3. Create the Forward Lookup Zone(s) for your domain(s). Create some records – for example A, MX, CNAME records. In my example, the domain name is iloveazure.net
a) Create the forward lookup zone named yourdomain.com, following the instructions in step 2(c)
b) Right click on the NS (name server) record that was created in the new forward lookup zone for your domain and choose Properties.
Make sure the internet FQDN of the name server is correct and manually change the IP address so that the public IP is listed. This should not have the local (private) IP address of the VM or the local FQDN/hostname. This step is important. If you have two name servers you can add them both.
c) Click on the Start of Authority (SOA) tab. Under primary server put the internet FQDN of your name server. Under Responsible person put your email address but substitute the @ sign with a dot (.)

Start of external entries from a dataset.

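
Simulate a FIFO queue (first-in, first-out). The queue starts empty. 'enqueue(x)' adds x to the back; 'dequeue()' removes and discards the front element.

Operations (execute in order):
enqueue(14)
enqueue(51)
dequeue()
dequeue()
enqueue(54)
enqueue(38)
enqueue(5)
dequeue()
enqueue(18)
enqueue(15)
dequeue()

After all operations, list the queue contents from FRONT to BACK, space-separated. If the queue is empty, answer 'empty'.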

Click OK. You will notice that the system automatically creates A records for your name servers, pointing to the public internet IP address of your name servers.
d) Create all the DNS records you need for the zone. This could be A records, CNAME records, SRV records, etc.
Part 3: Register your name servers with your domain name provider
The steps for registering your own custom name servers varies from provider to provider. For godaddy.com, see this article. This is a required step, otherwise DNS queries for your domain name will not be forwarded to your name servers. For assistance, contact your domain name provider.
GoDaddy steps shown below.
These changes will take a few hours to propagate. You may not see results immediately.
Part 4: Test your servers
When you’re done use a tool like dnsstuff.com or mxtoolbox.com to run a DNS test. You should get something like this:
On a machine connected to the internet, run NSLOOKUP against the name server you just created.
Websites like WhatsmyDNS.net will help you check if your DNS has propagated throughout the world.